Red Bull declined to comment on Mark Webber’s latest claims about his intense rivalry with former teammate Sebastian Vettel. Earlier this month, quadruple world champion Vettel said he was not concerned amid reports his old Australian rival would ‘tell all’ in a forthcoming autobiography. To be published in July, the book will reportedly go into new detail about what happened behind the scenes during their intense relationship as Red Bull teammates.
Webber, now retired from F1 and racing for Porsche at Le Mans, offered a glimpse of what he will reveal on Monday, as he was interviewed by the Australian broadcaster ABC. The 38-year-old suggested that, after he won two grands prix from pole, it was actually Vettel who began to receive preferential treatment by Red Bull.

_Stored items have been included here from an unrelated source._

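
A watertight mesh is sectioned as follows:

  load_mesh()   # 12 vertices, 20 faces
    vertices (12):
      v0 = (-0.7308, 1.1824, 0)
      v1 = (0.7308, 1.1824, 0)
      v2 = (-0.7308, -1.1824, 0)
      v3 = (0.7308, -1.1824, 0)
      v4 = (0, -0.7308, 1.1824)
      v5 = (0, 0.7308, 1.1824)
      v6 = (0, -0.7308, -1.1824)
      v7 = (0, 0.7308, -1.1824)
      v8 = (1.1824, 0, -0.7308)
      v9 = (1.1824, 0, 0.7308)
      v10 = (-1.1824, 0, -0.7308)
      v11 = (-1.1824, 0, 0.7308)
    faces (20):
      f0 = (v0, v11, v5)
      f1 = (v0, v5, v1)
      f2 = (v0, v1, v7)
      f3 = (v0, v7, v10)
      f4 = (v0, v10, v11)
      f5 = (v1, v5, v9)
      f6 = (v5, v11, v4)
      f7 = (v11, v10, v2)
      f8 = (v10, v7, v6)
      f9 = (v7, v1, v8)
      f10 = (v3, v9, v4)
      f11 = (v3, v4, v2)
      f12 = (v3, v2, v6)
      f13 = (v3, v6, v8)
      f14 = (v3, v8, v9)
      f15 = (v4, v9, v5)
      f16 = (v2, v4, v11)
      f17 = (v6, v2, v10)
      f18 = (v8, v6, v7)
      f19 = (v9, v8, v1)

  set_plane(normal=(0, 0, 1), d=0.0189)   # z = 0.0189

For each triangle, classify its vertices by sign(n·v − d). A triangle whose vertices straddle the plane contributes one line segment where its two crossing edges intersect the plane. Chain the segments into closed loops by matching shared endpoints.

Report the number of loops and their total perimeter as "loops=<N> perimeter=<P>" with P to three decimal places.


Straddling triangles (10 of 20):
  (v0,v11,v5) [-++] → (-0.742479, 1.15182, 0.0189)–(-0.719119, 1.17518, 0.0189)  len=0.0330
  (v0,v5,v1) [-+-] → (-0.719119, 1.17518, 0.0189)–(0.719119, 1.17518, 0.0189)  len=1.4382
  (v0,v10,v11) [--+] → (-1.1824, 0, 0.0189)–(-0.742479, 1.15182, 0.0189)  len=1.2330
  (v1,v5,v9) [-++] → (0.719119, 1.17518, 0.0189)–(0.742479, 1.15182, 0.0189)  len=0.0330
  (v11,v10,v2) [+--] → (-1.1824, 0, 0.0189)–(-0.742479, -1.15182, 0.0189)  len=1.2330
  (v3,v9,v4) [-++] → (0.742479, -1.15182, 0.0189)–(0.719119, -1.17518, 0.0189)  len=0.0330
  (v3,v4,v2) [-+-] → (0.719119, -1.17518, 0.0189)–(-0.719119, -1.17518, 0.0189)  len=1.4382
  (v3,v8,v9) [--+] → (1.1824, 0, 0.0189)–(0.742479, -1.15182, 0.0189)  len=1.2330
  (v2,v4,v11) [-++] → (-0.719119, -1.17518, 0.0189)–(-0.742479, -1.15182, 0.0189)  len=0.0330
  (v9,v8,v1) [+--] → (1.1824, 0, 0.0189)–(0.742479, 1.15182, 0.0189)  len=1.2330

Chained into 1 loop(s):
  loop 1: 10 segments, perimeter = 7.9405
Total perimeter = 7.941

loops=1 perimeter=7.941


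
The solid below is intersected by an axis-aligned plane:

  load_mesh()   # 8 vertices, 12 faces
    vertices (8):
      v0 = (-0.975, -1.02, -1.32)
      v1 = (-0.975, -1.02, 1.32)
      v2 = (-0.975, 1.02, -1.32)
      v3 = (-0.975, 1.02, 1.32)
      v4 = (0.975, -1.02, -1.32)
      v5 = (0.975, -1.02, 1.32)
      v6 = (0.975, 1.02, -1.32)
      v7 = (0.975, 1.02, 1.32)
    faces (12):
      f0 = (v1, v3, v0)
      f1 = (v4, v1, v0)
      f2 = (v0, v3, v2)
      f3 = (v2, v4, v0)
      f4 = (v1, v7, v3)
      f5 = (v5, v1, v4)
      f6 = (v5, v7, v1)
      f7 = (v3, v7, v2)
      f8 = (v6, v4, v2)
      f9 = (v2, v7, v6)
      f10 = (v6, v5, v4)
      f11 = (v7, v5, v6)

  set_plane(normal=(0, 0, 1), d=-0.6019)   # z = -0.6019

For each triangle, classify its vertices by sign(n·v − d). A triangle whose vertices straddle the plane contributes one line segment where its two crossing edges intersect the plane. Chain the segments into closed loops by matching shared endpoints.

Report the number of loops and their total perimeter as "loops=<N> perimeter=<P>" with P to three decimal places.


loops=1 perimeter=7.980

Straddling triangles (8 of 12):
  (v1,v3,v0) [++-] → (-0.975, -0.465105, -0.6019)–(-0.975, -1.02, -0.6019)  len=0.5549
  (v4,v1,v0) [-+-] → (0.444585, -1.02, -0.6019)–(-0.975, -1.02, -0.6019)  len=1.4196
  (v0,v3,v2) [-+-] → (-0.975, -0.465105, -0.6019)–(-0.975, 1.02, -0.6019)  len=1.4851
  (v5,v1,v4) [++-] → (0.444585, -1.02, -0.6019)–(0.975, -1.02, -0.6019)  len=0.5304
  (v3,v7,v2) [++-] → (-0.444585, 1.02, -0.6019)–(-0.975, 1.02, -0.6019)  len=0.5304
  (v2,v7,v6) [-+-] → (-0.444585, 1.02, -0.6019)–(0.975, 1.02, -0.6019)  len=1.4196
  (v6,v5,v4) [-+-] → (0.975, 0.465105, -0.6019)–(0.975, -1.02, -0.6019)  len=1.4851
  (v7,v5,v6) [++-] → (0.975, 0.465105, -0.6019)–(0.975, 1.02, -0.6019)  len=0.5549

Chained into 1 loop(s):
  loop 1: 8 segments, perimeter = 7.9800
Total perimeter = 7.980


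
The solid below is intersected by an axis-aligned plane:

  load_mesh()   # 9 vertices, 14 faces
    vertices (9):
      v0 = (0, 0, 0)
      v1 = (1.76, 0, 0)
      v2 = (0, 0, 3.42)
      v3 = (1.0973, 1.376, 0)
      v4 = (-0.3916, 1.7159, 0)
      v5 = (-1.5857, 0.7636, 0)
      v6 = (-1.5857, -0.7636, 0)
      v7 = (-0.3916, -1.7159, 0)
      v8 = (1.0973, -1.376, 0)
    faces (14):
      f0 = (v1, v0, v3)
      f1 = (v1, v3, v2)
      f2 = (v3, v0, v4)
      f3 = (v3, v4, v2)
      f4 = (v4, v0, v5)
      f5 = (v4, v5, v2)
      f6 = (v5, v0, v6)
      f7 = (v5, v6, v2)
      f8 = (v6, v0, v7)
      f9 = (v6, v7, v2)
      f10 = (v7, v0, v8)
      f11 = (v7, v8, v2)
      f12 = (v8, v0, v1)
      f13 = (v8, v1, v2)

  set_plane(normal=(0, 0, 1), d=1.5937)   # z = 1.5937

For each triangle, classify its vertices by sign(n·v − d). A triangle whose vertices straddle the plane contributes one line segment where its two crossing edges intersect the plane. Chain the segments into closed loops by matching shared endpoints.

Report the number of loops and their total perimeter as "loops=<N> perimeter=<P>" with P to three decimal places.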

“I’ve just won the previous two grands prix from start to finish and then a new rear wing arrives and goes over to the other side of the garage,” said Webber. “You just think there was a bit of an agenda going on,” he told the Australian Story programme. Webber’s partner and manager Ann Neal added: “We got the impression that Sebastian wasn’t happy with how things were going, this old Aussie was beating him and it wasn’t really the way it was supposed to be.”
She suggested that in that situation, Red Bull put ‘the focus’ on its young German star. “Even if he (Webber) was leading the championship, winning races, the focus would be off Mark trying to get Sebastian back into the battle,” said Neal. Then, she recalled, came the duo’s infamous crash in Turkey. “I think 99.9 per cent of the watching population knew that Sebastian was at fault,” she said. “The remainder blamed it on Mark and that included his team, which I was absolutely blown away by.”
Vettel, of course, went on to win not only the 2010 world championship but also the titles in 2011 and 2012, before their rivalry spiralled out of control in 2013 in Malaysia at a race now famous for staging the ‘Multi-21’ affair. “The team after Multi-21 were disappointed, no question about it, they were shown how toothless they were,” Webber said on Monday. He said Vettel was initially contrite, privately acknowledging that he “fuc*ked up so bad” by ignoring team orders. “I don’t know who spoke to him between Malaysia and China but we had a discussion in China and it didn’t go well,” Webber continued. “He just said that he had massive respect for me as a driver but not so much as a person, so that really affected the relationship. (Red Bull) just needed something to change so, you know, I helped that decision for them and left,” he said, referring to his retirement from F1 at the end of the season.
Vettel claimed earlier in June that time is now healing the wounds, and Webber confirmed that the German has acknowledged their rivalry could have been handled better. “He (Vettel) said ‘Yes, we all look back and say would we do things differently’, and he says ‘absolutely, yes‘,” said Webber. ABC said Red Bull “declined an interview” when approached.